International firms planning $7.1 bln investment in Türkiye: YASED
ISTANBUL
Members of the International Investors Association (YASED) are planning $7.1 billion worth of direct investments in Türkiye in the next six months, its chairman Engin Aksoy has said.
The May elections did not stop international direct investments however they could have been at better levels considering Türkiye’s potential, Aksoy told a press conference in Istanbul.
“We think that but the reason behind it is a lack of predictability. If there had been predictability, there could have been much higher investments,” he said, adding that there are companies with appetite for investments in Türkiye, but they are waiting to make a move.
Aksoy cited unpredictability as the biggest risk to international direct investments.
“We want an environment of predictability and stability to be created and that investments are protected by laws. Macroeconomic stability and regulatory predictability will give a boost to investment appetite for Türkiye,” Aksoy said.
With its potential to become a regional hub for production, services and trade, Türkiye should be one of the top 10 countries in the world attracting most foreign direct investments, he said, noting that Türkiye aims to have a 1.5 percent share in global foreign direct investments (FDI).
“This is a realistic target and shows the country’s potential. However, its share in global FDIs is between 0.7 percent and 1 percent.”
Last year, Türkiye attracted around $13.3 billion worth of investments and around 50 percent of those were real estate investments, according to Aksoy.
Türkiye lured $331 million worth of FDI through equity capital flow, $356 million through the sale of real estate to foreign nationals, and another $87 million through debt instruments, according to a report by YASED.
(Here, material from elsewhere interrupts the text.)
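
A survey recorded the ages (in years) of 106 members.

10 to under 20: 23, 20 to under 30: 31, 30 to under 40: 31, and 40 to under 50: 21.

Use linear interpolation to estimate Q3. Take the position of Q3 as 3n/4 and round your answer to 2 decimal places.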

As divestment and debt instruments reduced overall FDI inflows by $16 million and $52 million, respectively, Türkiye netted a total FDI inflow of $609 million in May 2023.
The FDI inflows for the first five months of 2023 amounted to $4.4 billion, marking a 16 percent decrease compared to the same period last year.
According to the report, Türkiye has attracted over $257 billion in FDI inflows since 2002.
“The services sector was particularly prominent in the overall equity capital inflows for May 2023, with a specific emphasis on wholesale and retail trade [23 percent] and real estate activities [11 percent]. This was followed by the manufacture of machinery and equipment [10 percent],” said the report.
In May, the EU-27 countries remained the primary source of FDI equity inflows to Türkiye, constituting 64 percent of the total, it added.
The Netherlands accounted for 25 percent of the total, followed by Germany at 14 percent, Ireland at 11 percent, and the U.S. at 11 percent, according to the report.